AJR  Columns :     THE ONLINE FRONTIER    
From AJR,   May 2003

The Scoop on Kids   

How will today’s kids access news when they grow up? Look at how they use the Web.

By Barb Palser
Barb Palser (bpalser@gmail.com), AJR's new-media columnist, is vice president, account management, with Internet Broadcasting.     


"To get news you go online, obviously," says 10-year-old Stephanie Danner, "or you watch the TV."

Well, obviously.

Words dropped so casually by a 10-year-old kid might feel like a punch in the gut to a newspaper publisher. On the other hand, when have 10-year-olds ever been enchanted by newspapers? Never. It's not extraordinary that print failed to make Danner's list of favorite news sources, but that the Internet did.

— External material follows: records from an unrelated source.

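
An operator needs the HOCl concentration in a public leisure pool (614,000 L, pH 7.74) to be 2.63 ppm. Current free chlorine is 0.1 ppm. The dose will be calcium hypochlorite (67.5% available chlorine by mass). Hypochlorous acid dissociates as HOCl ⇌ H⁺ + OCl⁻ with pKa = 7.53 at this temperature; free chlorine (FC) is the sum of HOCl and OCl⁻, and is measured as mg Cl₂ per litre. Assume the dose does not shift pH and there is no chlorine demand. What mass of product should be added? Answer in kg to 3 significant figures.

6.18 kg

[OCl⁻]/[HOCl] = 10^(pH − pKa) = 10^(7.74 − 7.53) = 1.622; fraction as HOCl = 1/(1 + 1.622) = 0.3814.
Free chlorine required for 2.63 ppm HOCl: 2.63 / 0.3814 = 6.895 ppm.
FC to add: 6.895 − 0.1 = 6.795 mg/L as Cl₂.
Cl₂ equivalent: 6.795 mg/L × 614,000 L = 4172 g.
Product at 67.5% available Cl: 4172 / 0.675 = 6181 g.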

This particular kid is a budding reporter who has had an e-mail account for five years and made that particular statement while serving on a panel at a recent University of California, Berkeley, conference titled "Connecting with the Wired Generation."

Danner pays more attention to journalism than her peers do, but her bond with the Internet is utterly normal. The children and young adults who constitute Generation Y--those born between 1977 and 1994--are spending their formative years surrounded by digital media. As former Xerox chief scientist John Seely Brown explained in his keynote for the March conference, "bits are very close to oxygen" to them. They are the tidal wave that will push digital communication forward.

Eighty-three percent of American 13- to 17-year-olds had Internet access in 2002, according to a study (which included school use) released by the Corporation for Public Broadcasting in March. Meanwhile, just 60 percent to 70 percent of adults have Internet access, according to estimates. The Internet is the only news medium used more heavily by young adults than by their elders.

More important than numbers are the ways in which this generation experiences the Internet and how that medium could shape its news habits. Most youngsters aren't looking for news yet; they're doing homework, playing games and chatting with one another. But by investigating how they interact, play and learn, we can predict how they might behave as adults:

• They'll take advantage of choice. Internet and satellite TV users already have a world of media at their fingertips, but it takes a profoundly global story like the war in Iraq to make most Americans tune in to international perspectives. The barriers are cultural, habitual and technological. For Web-savvy kids who already chat with peers around the globe and use search engines that don't discriminate between CNN and the BBC, using both regional and international news sources will come more naturally.

• They'll practice verification by corroboration. No longer tethered to the mainstream news brands, how will Generation Y know what to believe? The kids on the Berkeley panel had a ready answer: Simply hit Google for two more sources. While it's far from foolproof, their corroborative approach to information-gathering distinguishes these news consumers and gives them confidence to venture past their parents' comfort zones.

• They'll be information hunters. The problem with newspapers, in the view of Danner and her cohorts, is that "usually [what I want] is not there." That complaint presupposes that one knows what one wants. As this group comes of age, they will appreciate how leafing through print media can expose them to new ideas--but they'll still enjoy burrowing into the Web. Picture an inclusive media diet, in which people use general news sources and then move to focused, interactive content.

• They will expect to learn by experiencing. A state budget calculator that puts users in the shoes of legislators; a baggage screening simulator; an interactive tour of the human heart: Today's more innovative news sites are already invested in the premise that showing the news is often more effective than telling it. We can expect this form to explode when it comes in contact with a population raised on the Web and complex simulation games.

• They will be discriminating about presentation. As much as they appreciate the Internet, kids are curmudgeons when it comes to cluttered Web sites, annoying ad formats and the rubbish that washes up with every Google search. Many news sites are about as user-friendly as stone tablets. In the usability department, nobody gets a free pass.

For the record, most of the kids on the Berkeley panel (again, not your typical teens) agreed that magazines and newspapers do have a place in their lives. This is not about one medium's supremacy over the others. If Generation Y takes after today's most avid and savvy adult Internet users--who access wide-ranging and hands-on news sites--journalism will have to recalibrate its picture of the average news consumer, both online and off.